Pentingnya Kesetaraan Pendidikan Agama dalam RUU Pesantren
Berita

Pentingnya Kesetaraan Pendidikan Agama dalam RUU Pesantren

Agar ada persamaan regulasi hingga anggaran antara sekolah keagamaan milik pemerintah dan swasta. Diusulkan hanya mengatur pendidikan keagamaan formal, bukan model seperti pendidikan nonformal di gereja-gereja di Indonesia.

Rofiq Hidayat
Bacaan 2 Menit

 

Menurutnya, RUU Pesantren dan Pendidikan Keagamaan nantinya negara memiliki andil dan peran dalam upaya memajukan pendidikan pesantren dan pendidikan keagamaan di sekolah-sekolah milik pemerintah ataupun swasta. Dengan begitu bakal terdapat kesetaraan pendidikan keagamaan di masing-masing lembaga pendidikan.

 

Potensi intervensi terhadap agama

Di tempat yang sama, Direktur Jenderal (Dirjen) Bimbingan Masyarakat (Bimas) Kristen Kementerian Agama, Thomas Pentury menilai RUU tersebut cenderung membirokrasikan pendidikan nonformal. Khususnya pendidikan yang diberikan gereja-gereja berupa pelayanan anak-anak dan remaja. Padahal praktk pelayanan bagi anak dan remaja oleh gereja telah berjalan sejak lama.

 

Thomas khawatir melalui RUU Pesantren dan Pendidikan Keagamaan justru berpotensi menjadi bentuk model intervensi negara terhadap agama. Padahal, semestinya negara menjamin kebebasan agama untuk diatur warga negaranya. Begitu pula dengan pendidikan keagamaan sesuai dengan kurikulum di agama masing–masing.

 

Meski begitu, kata Thomas, prinsipnya gereja memberi dukungan terhadap keberadaan RUU Pesantren dan Pendidikan Keagamaan.
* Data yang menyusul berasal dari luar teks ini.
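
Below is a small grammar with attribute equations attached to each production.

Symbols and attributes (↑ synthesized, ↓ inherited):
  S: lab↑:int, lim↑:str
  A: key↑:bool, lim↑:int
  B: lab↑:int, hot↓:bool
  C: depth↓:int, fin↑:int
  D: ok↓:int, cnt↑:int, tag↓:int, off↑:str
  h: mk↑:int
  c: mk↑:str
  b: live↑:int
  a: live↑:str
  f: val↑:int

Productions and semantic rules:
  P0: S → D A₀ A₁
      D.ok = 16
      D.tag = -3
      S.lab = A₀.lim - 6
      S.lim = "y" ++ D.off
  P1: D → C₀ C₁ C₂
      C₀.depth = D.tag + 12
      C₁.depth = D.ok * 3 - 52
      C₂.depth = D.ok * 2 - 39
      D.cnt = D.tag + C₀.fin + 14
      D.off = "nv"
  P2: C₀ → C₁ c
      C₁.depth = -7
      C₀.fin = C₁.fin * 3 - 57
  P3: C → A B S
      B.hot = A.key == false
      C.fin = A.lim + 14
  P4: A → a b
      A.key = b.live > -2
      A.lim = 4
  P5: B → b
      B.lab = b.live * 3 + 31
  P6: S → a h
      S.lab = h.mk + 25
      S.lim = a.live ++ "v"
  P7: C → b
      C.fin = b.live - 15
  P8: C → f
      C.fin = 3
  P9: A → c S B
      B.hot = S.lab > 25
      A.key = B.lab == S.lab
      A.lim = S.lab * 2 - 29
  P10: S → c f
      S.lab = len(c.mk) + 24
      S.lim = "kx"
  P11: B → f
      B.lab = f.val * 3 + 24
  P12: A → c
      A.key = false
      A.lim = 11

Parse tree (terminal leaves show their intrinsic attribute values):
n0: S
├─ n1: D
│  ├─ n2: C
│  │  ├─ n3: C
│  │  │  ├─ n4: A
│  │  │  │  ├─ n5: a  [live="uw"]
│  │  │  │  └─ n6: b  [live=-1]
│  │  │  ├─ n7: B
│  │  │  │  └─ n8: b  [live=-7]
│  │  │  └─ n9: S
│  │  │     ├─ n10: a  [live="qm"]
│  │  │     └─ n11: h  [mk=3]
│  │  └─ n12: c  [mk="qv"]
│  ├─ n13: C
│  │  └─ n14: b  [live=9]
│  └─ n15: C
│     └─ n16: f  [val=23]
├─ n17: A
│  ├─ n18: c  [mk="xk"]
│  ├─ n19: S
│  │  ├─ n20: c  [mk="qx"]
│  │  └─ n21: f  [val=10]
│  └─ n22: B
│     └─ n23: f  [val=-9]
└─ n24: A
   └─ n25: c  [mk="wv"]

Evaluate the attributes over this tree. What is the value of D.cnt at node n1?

1. n1.ok = 16  [16]
2. n1.tag = -3  [-3]
3. n2.depth = 9  [D.tag + 12]
4. n3.depth = -7  [-7]
5. n5.live = "uw"  [terminal]
6. n6.live = -1  [terminal]
7. n4.key = true  [b.live > -2]
8. n4.lim = 4  [4]
9. n7.hot = false  [A.key == false]
10. n8.live = -7  [terminal]
11. n7.lab = 10  [b.live * 3 + 31]
12. n10.live = "qm"  [terminal]
13. n11.mk = 3  [terminal]
14. n9.lab = 28  [h.mk + 25]
15. n9.lim = "qmv"  [a.live ++ "v"]
16. n3.fin = 18  [A.lim + 14]
17. n12.mk = "qv"  [terminal]
18. n2.fin = -3  [C₁.fin * 3 - 57]
19. n13.depth = -4  [D.ok * 3 - 52]
20. n14.live = 9  [terminal]
21. n13.fin = -6  [b.live - 15]
22. n15.depth = -7  [D.ok * 2 - 39]
23. n16.val = 23  [terminal]
24. n15.fin = 3  [3]
25. n1.cnt = 8  [D.tag + C₀.fin + 14]
26. n1.off = "nv"  ["nv"]
27. n18.mk = "xk"  [terminal]
28. n20.mk = "qx"  [terminal]
29. n21.val = 10  [terminal]
30. n19.lab = 26  [len(c.mk) + 24]
31. n19.lim = "kx"  ["kx"]
32. n22.hot = true  [S.lab > 25]
33. n23.val = -9  [terminal]
34. n22.lab = -3  [f.val * 3 + 24]
35. n17.key = false  [B.lab == S.lab]
36. n17.lim = 23  [S.lab * 2 - 29]
37. n25.mk = "wv"  [terminal]
38. n24.key = false  [false]
39. n24.lim = 11  [11]
40. n0.lab = 17  [A₀.lim - 6]
41. n0.lim = "ynv"  ["y" ++ D.off]

8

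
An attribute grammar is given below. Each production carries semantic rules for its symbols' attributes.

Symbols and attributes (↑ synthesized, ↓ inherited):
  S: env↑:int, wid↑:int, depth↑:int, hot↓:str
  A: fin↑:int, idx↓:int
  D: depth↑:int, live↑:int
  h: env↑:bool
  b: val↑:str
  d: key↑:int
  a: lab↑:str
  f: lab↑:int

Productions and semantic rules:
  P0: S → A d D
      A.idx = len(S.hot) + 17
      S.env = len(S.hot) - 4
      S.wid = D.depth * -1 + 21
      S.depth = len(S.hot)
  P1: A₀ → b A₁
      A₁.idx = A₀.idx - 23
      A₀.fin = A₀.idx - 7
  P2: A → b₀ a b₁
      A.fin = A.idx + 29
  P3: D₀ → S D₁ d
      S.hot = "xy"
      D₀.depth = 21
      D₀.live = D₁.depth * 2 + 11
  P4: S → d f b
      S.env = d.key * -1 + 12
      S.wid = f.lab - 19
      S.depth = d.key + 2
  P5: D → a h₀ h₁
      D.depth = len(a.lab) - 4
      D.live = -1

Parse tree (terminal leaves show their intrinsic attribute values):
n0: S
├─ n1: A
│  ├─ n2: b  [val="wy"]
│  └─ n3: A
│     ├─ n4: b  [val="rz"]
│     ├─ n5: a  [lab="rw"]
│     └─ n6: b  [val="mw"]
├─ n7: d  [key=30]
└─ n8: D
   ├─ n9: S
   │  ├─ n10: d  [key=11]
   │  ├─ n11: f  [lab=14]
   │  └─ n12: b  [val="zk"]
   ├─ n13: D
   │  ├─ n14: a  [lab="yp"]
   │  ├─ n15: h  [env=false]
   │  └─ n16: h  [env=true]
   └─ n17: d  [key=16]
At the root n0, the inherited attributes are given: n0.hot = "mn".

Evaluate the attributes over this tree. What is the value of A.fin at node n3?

1. n0.hot = "mn"  [given at root]
2. n1.idx = 19  [len(S.hot) + 17]
3. n2.val = "wy"  [terminal]
4. n3.idx = -4  [A₀.idx - 23]
5. n4.val = "rz"  [terminal]
6. n5.lab = "rw"  [terminal]
7. n6.val = "mw"  [terminal]
8. n3.fin = 25  [A.idx + 29]
9. n1.fin = 12  [A₀.idx - 7]
10. n7.key = 30  [terminal]
11. n9.hot = "xy"  ["xy"]
12. n10.key = 11  [terminal]
13. n11.lab = 14  [terminal]
14. n12.val = "zk"  [terminal]
15. n9.env = 1  [d.key * -1 + 12]
16. n9.wid = -5  [f.lab - 19]
17. n9.depth = 13  [d.key + 2]
18. n14.lab = "yp"  [terminal]
19. n15.env = false  [terminal]
20. n16.env = true  [terminal]
21. n13.depth = -2  [len(a.lab) - 4]
22. n13.live = -1  [-1]
23. n17.key = 16  [terminal]
24. n8.depth = 21  [21]
25. n8.live = 7  [D₁.depth * 2 + 11]
26. n0.env = -2  [len(S.hot) - 4]
27. n0.wid = 0  [D.depth * -1 + 21]
28. n0.depth = 2  [len(S.hot)]

25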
Dengan catatan, hanya mengatur pendidikan keagamaan formal dan tidak mengatur model pelayanan pendidikan nonformal di gereja-gereja di Indonesia. Seperti, pelayanan kategorial anak dan remaja.

 

Dia pun mengusulkan agar dilakukan rekonstruksi ulang terhadap pendidikan keagamaan Kristen melalui jalur pendidikan formal yang semula Sekolah Dasar Teologi Kristen (SDTK), SMPTK, SMATK menjadi SD Kristen, SMPK, SMAK. Ia berharap agar RUU Pesantren dan Pendidikan Keagamaan dapat mengakomodir masukan dari berbagai kalangan semua agama.

 

Sebelumnya, anggota Komisi II dari Fraksi PPP Ahmad Baidowi mengatakan proses usulan RUU Pesantren dan Pendidikan Keagamaan terbilang panjang sejak 2013. Hingga akhirnya masuk daftar Prolegnas lima tahunan pada 2015. Meski demikian, pada 2016 dan 2017 tidak masuk dalam Prolegnas Prioritas. Akhirnya RUU tersebut masuk dalam daftar  Prolegnas Prioritas 2018 menjadi inisiatif DPR.

 

“Fraksi PPP merupakan salah satu pengusul bersama dengan Fraksi PKB di DPR terhadap RUU Pesantren dan Pendidikan Keagamaan ini,” kata Ahmad Baidowi.

 

Dia mengakui draf naskah akademik masih mengandung kekurangan. Pengusul pun siap melakukan kajian mendalam. Nantinya, ketika draf RUU ini sudah jadi, maka dapat disandingkan dengan daftar inventarisasi masalah (DIM) yang disusun pemerintah. “Kalau kemudian ini ada persoalan didalamnya, mari kita kaji kembali. Karena ini baru menjadi draf DPR,” ajaknya.